Oh notanan. Everything you have wrote down describes my MIL down to a T.
This bit especially,
'Im afraid that's not the case. She's a practiced "street angel" and many people think she's a distraught doting nanna and I'm the "difficult" daughter.'
Apart from its son and DIL.
My DH has always said that when it was just him, he could ignore it, push it away but as soon as we got together she started doing it with me, and then used our children.
I come from a (fairly!) Normal family, we aren't perfect by any means. The change in dynamics was bizzare.
DH always put her needs and feelings above anyone's, even his own. Once he couldn't live up to what he once was he would get texts, horrible texts. 'I am your mother, you'll do as i say' he was 22 and had me and a child. He couldn't drop everything. She would go in moods and sulk. It made us so anxious.
What I found our with these things kind of people, is you can try your best but it's still not good enough. They epxcet a lot from you but make no effort on their part. This isn't because she's a MIL or Mom she's just a nasty person and there are nasty people out there, any age or gender.
It's mentally and emotionally exhausting. Every text or email would send me in panic. DH was use to it but I wasn't, I'd dread her visit because I didn't know what mood she would be in.
She expected a relationship with our DD without putting any effort to make one, she'd never play with them or read to them. DH said she's always been like it, she expected respect and love but never did anything to get it.
Coming up to the birth of DD2 I had to see a councillor. I had PND with my 1st and she didn't help matters. I didn't want to feel like that again so I was taught how to handle these kind of relationships.
I was told that you can't change other people's behaviour but you can change how you react to it. She spoke to DH as well.
That's when it got worse. We stood up to her and didn't make as much effort as before. The build up to the birth, the birth and afterwards was absolutely horrendous and I'll never forgive her. She treated us and my children like her worst enemies. She lied about me, spread rumours, aired everything on social media.
DH was furious as he finally saw what she was capable of. He told her everything, everything that hurt us, how she never makes any effort with the children and we wouldn't 'forget' it and would like an apology because of the hurt she'd caused and wanted a normal relationship.
3 years later and nothing, not even a sorry. We've had numerous people say that she's heartbroken, she has no idea what she's done and she loves and misses her GD more than anything.

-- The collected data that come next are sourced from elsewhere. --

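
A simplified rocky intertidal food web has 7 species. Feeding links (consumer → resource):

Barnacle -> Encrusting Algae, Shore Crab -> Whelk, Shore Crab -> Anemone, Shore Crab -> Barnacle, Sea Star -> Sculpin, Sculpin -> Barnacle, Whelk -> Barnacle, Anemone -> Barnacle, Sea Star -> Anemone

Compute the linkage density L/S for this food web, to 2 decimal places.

There are L = 9 links among S = 7 species.
L/S = 9/7 = 1.2857 ≈ 1.29.

L/S = 1.29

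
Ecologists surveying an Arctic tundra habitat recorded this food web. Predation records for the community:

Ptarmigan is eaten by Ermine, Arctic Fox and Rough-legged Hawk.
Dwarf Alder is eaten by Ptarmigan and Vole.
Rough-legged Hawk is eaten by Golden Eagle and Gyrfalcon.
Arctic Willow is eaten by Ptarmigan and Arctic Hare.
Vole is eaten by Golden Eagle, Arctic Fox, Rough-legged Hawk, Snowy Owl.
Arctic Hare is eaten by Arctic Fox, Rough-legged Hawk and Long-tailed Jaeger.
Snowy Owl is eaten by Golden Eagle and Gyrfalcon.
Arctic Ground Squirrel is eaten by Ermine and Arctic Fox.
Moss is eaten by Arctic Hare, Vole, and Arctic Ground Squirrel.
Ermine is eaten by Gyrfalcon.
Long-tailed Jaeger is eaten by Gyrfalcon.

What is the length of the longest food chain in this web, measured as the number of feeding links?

3 links

One longest chain: Moss → Vole → Snowy Owl → Golden Eagle.
It has 4 species and 3 links.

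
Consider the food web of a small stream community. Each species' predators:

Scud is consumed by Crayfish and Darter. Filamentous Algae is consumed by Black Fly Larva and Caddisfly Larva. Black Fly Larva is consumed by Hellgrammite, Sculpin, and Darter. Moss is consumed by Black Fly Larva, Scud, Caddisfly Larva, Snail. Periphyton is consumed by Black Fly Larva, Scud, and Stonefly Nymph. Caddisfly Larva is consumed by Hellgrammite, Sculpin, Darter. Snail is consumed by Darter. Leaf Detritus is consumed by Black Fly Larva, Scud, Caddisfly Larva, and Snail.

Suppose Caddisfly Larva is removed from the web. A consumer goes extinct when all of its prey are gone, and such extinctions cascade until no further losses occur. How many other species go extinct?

Remove Caddisfly Larva.
Every predator of it retains at least one other prey: Sculpin still has Black Fly Larva; Darter still has Scud, Black Fly Larva, Snail; Hellgrammite still has Black Fly Larva.
No consumer loses all prey, so no secondary extinctions occur.

0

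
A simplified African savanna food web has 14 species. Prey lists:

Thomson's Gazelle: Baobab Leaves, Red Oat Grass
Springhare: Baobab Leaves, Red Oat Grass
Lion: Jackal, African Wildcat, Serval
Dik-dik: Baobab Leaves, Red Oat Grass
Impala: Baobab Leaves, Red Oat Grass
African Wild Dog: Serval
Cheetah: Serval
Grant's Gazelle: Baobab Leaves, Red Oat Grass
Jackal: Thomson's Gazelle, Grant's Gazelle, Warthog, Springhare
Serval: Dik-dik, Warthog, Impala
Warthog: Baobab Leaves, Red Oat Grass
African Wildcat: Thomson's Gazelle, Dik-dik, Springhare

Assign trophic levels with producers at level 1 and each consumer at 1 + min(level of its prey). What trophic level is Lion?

Baobab Leaves is a producer → level 1.
Thomson's Gazelle eats Baobab Leaves → level 2.
Jackal eats Thomson's Gazelle → level 3.
Lion eats Jackal → level 4.
No prey of Lion is below level 3, so 4 is the minimum.

Trophic level 4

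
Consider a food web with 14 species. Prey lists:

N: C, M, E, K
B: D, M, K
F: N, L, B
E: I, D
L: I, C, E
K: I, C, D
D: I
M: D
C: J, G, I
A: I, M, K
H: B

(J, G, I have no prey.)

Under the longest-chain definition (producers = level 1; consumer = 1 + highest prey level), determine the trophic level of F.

I is a producer → level 1.
D eats I → level 2.
M eats D → level 3.
N eats M (level 3); other prey at levels: C 2, E 3, K 3 → level 4.
F eats N (level 4); other prey at levels: L 4, B 4 → level 5.

Trophic level 5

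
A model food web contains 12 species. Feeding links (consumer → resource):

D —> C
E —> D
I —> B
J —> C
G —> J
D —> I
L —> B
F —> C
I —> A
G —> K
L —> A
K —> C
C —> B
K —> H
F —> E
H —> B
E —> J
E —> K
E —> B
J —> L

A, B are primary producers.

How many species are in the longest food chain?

One longest chain: B → C → J → E → F.
It has 5 species and 4 links.

5 species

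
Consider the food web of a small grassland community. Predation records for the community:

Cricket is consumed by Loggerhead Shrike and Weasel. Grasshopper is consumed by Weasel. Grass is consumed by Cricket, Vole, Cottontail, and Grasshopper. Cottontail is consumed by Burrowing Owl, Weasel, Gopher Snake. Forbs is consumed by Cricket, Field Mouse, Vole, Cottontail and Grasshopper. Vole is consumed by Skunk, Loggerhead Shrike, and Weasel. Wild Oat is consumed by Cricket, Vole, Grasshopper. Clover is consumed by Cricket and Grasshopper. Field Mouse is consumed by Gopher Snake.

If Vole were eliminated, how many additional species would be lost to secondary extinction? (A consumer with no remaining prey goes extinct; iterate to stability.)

1

Remove Vole.
Round 1: Skunk (all prey gone) → extinct.
No further losses. Total secondary extinctions: 1.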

In real life, she knows what's she's done..you can't treat people like that and expect everything to be OK. She didn't see our DDs for 2 months because we was being awkward (we live so close and they have a car) and she never had a relationship with DD to begin with.
The girls have had no cards, birthday or Christmas, she hasn't tried to fix anything. It's such a shame. She's missing out on so much and it's down to her.
People like her, you can't fix. You can't maintain a normal relationship with them because they think differently. They can't see any fault in what they've done. It's everyone else. She is NC with alot of her family but it's ALL them and nothing she's done. This isn't because she's a MIL/mom/daughter/nan/etc she's just that way but it doesn't mean anyone has to put up and tolerate.
The best thing to do is remove yourself.
I felt a sense of loss for a MIL I expected to have, a grandparent for my children, sleepovers, help, love, family days..all the normal stuff. But she wasn't capable of that.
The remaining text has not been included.